Ter gelegenheid van het twintigjarig bestaan van de Vereniging Ouders van een Vermoord Kind (VOVK) werd onlangs het boek ‘Een schaduw levenslang’ gepresenteerd. Het boek bevat een twintigtal aangrijpende verhalen van ouders over hun vermoorde kinderen. De twintig verhalen zijn totaal verschillend, maar geven een goed beeld van de veerkracht van de mens. Naast verhalen van nabestaanden staan in het boek ook beschouwingen op het onderwerp en verhalen hoe achterblijvers omgaan met thema’s als wraak of de verjaardag van hun overleden zoon of dochter. Het voorwoord is geschreven door Prof. Mr. Pieter van Vollenhoven, erevoorzitter van Fonds Slachtofferhulp. Ook Ineke Sybesma, directeur Fonds Slachtofferhulp, werd door de VOVK gevraagd een bijdrage te leveren aan dit bijzondere boek. Haar beschouwing is hieronder te lezen.
Het boek is te koop in de boekhandel en o.a. online te bestellen via Bol.com. De opbrengst van het boek gaat naar de nieuwe Federatie Nabestaanden Geweldslachtoffers
Het was eind 2005 toen ik in de Mozes en Aaronkerk in Amsterdam het 10 jarig jubileum bijwoonde van de VOVK. Er waren veel mensen, veel nabestaanden die hun ongelofelijke verhaal vertelden. Over die schokkende dag dat zij hun kind verloren, het onpeilbare verdriet, het gevecht dat het strafproces voor hen inhield, en de worsteling om van het leven nog iets te maken.
Ik hoorde de bitterheid en de intense teleurstelling over de behandeling die ouders ten deel viel bij instanties.

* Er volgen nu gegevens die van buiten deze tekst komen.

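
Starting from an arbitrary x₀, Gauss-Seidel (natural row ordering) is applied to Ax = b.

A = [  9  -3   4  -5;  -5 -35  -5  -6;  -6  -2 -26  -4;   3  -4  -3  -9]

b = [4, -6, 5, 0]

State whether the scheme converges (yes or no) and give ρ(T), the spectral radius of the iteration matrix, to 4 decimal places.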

En de tegenwerking, het links laten liggen, het gebrek aan erkenning dat nabestaanden moeten meemaken, ook in eigen kring.
Ik was zwanger en achter in die zaal, probeerde ik mij voor te stellen hoe het zou zijn om dat wat je onder je hart draagt, op de wereld zet, intens verzorgt en begeleidt tot een zelfstandig mens, waarvan je iedere vezel kent en liefhebt, door toedoen van een onverlaat, volstrekt zinloos, moet missen.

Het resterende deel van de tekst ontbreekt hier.